Quant à la Russie, - les deux pays ont un litige territorial sur les îles Kouriles, appelées « Territoires du nord » par le Japon-, une tentative de rapprochement était en cours entre Moscou et Tokyo, qui n’ont pas signé de traité de paix depuis la fin de la seconde guerre mondiale. Mais il y eu l'annexion de la Crimée par la Russie, puis des sanctions japonaises et la colère de Moscou promettant des représailles contre Tokyo. Raison de plus pour se tourner vers l'Europe, pour des équipements à la pointe de la technologie en matière de sécurité notamment. Le Japon, devenu « puissance moyenne » a tout intérêt à se rapprocher d’autres puissances moyennes, partageant les mêmes intérêts, note Guibourg Delamotte, maître de conférence à l'Inalco. « L'idée, c'est vraiment de mettre les forces en commun avec des partenaires qui sont, sur un plan industriel, évidemment interessants, poursuit-elle. C'est le cas de la France. Ce sont aussi des interlocuteurs qui sont intéressants sur un plan stratégique. Là encore, c'est le cas de la France, qui est considérée comme une puissance ayant une vision intéressante des relations internationales. Il est intéressant pour le Japon de dialoguer avec un tel pays. »
Vers une interprétation nouvelle de la constitution dite « pacifique »
Les rapprochements sur le plan industriel et militaire sont donc en marche d'autant que, depuis le début d’avril 2014, les Japonais ont fini par lever l'interdiction des ventes d'armes à l'étranger à l'issue de longues discussions portant sur le caractère pacifique de la Constitution japonaise. L’article 9 de la Constitution d'après guerre, qui stipule le renoncement à la guerre, « bride » le Japon dans son développement militaire, même si l’avancement technologique permet de contourner les obstacles ou de compenser les restrictions, depuis de nombreuses années.
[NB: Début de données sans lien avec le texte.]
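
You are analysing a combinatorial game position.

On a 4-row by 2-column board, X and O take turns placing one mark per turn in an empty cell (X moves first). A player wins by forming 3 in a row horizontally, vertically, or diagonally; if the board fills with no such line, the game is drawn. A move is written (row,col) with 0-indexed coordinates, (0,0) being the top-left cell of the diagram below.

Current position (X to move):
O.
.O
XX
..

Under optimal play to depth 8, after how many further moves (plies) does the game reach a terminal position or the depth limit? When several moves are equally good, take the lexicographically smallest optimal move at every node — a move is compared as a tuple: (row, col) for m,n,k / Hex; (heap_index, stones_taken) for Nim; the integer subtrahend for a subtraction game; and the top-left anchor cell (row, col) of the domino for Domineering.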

Des modifications, ou un changement d'interprétation, pourraient intervenir, qui feraient de l'armée japonaise une armée comme une autre, susceptible de s'engager dans des opérations de défense collective. Jean-François Sabouret estime que les jeunes générations semble s’y résoudre, même si les résistances sont encore nombreuses dans une opinion traumatisée par les conséquences de l’impérialisme japonais du début XXème siècle.
Mais le sujet est délicat, car les partenaires du Japon traitent également avec la Chine et la Corée, anciennes victimes de l'expansionnisme japonais du début du siècle dernier. Or le premier ministre Abe est connu pour ses sorties ultra conservatrices, voire nationalistes, qui ne font que mettre de l'huile sur le feu.
■ François Hollande pousse à la signature d'un accord UE-Japon
François Hollande a souligné que l’économie était le premier aspect du partenariat d’exception mis en place lors de sa visite à Tokyo il y a un an. Le président français s’est félicité du dynamisme des échanges franco-japonais, mais il a surtout appelé de ses vœux la signature d’un accord de libre-échange Union européenne-Japon, en cours de négociation. Il a également indiqué que la France pèserait de tout son poids pour que ces négociations aboutissent.
Parmi les contrats signés, il a évoqué le nucléaire. La France a signé un accord pour aider au démantèlement des centrales japonaises, après la catastrophe de Fukushima. François Hollande a également parlé d’une coopération sur la sécurité, dans le cadre de la recherche sur les réacteurs de quatrième génération.
Pour ce qui est de la recherche et de l’innovation, les deux pays ont également signé un accord sur le textile, en attendant, selon François Hollande, la robotique, le numérique et les énergies renouvelables.